Our Himalayan trek came to a close yesterday evening as we limped triumphantly into the village of Lukla through a ghostly fog. There were high fives and glasses of Khukri rum mixed with hot mango Tang (a cocktail we have dubbed the “Mango Tango Bango”). Dinner. Sleep. A Kathmandu-bound flight to catch in the morning.
No one can ever say if or when a scheduled flight will leave Lukla’s Tenzing-Hillary airport, named for the Sherpa and the Kiwi who first summited the mighty Chomolungma, aka Mount Everest.
I thought it best not to leak this bit of trivia to my folks back home until after the flight, but the T-H airport has earned itself an infamous reputation that comes with a charming nickname: “The most dangerous airport in the world.” I’m not kidding- Google that phrase.
The aforementioned unpredictability/ unreliability of the flights is due to the fact that the Lukla airport, closed in by steep, mountainous terrain, is subject to dense fog and rough weather, which makes takeoffs and landings quite hazardous given that the runway is not quite as long as my suburban backyard. There is no margin for error.
Our departure was charmed: we were in and out of the airport in less than an hour. This was due in no small part to the efforts of our superhero guide, Ang Dendi Sherpa, who expedited the baggage and ticketing processes with his usual unstoppable, Tasmanian Devil-esque energy.
The Tenzing-Hillary airport is a dizzying study in efficient chaos. Crowded, dirty, tiny, looking more like the Amarillo bus station than the sole transit gateway to the Everest region, the T-H is a somehow functioning free for all, merging throngs taking the place of the usual organized lines. Security is lax at best: two members of our group absent-mindedly boarded with knives on their persons, an oversight that would have earned them iron-fisted cavity searches in any conventional airport. Planes come and go every 5 minutes or so, landing and taking off on a thin dime, passengers jumping to the frantic shouting of flight numbers for boarding.

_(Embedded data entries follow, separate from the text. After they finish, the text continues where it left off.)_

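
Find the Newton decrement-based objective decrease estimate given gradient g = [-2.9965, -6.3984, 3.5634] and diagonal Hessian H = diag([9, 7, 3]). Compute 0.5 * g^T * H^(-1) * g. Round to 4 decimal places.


Step 1: H is diagonal, so H^(-1) * g = [-0.3329, -0.9141, 1.1878].
Step 2: g^T H^(-1) g = sum_i g_i^2 / H_ii
  = (-2.9965)^2/9 + (-6.3984)^2/7 + (3.5634)^2/3
  = 0.9977 + 5.8485 + 4.2326 = 11.0788
Step 3: Objective decrease = 0.5 * g^T H^(-1) g = 5.5394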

We climbed into the small, twin engine propeller plane under beautiful, blessedly clear skies, all of us acting on Jerry and Dendi’s recommendations that we choose right side window seats for the best views.
Takeoff is the meat of the experience, a full-throttle, ten second thrill ride. The pilot cues up at the start of the unbelievably brief runway, revs the engines to a roar, and hauls ass towards the edge of the sheer cliff where the runway runs out. There is no lift off: the plane simply plunges off the cliff. It is fantastic. We all cried out and laughed in wonder as the pilot leveled the plane, revealing gorgeous views of high peaks; Everest, Manaslu, Annapurna. Disembarking in Kathmandu felt like climbing out of a roller coaster. I wanna go again.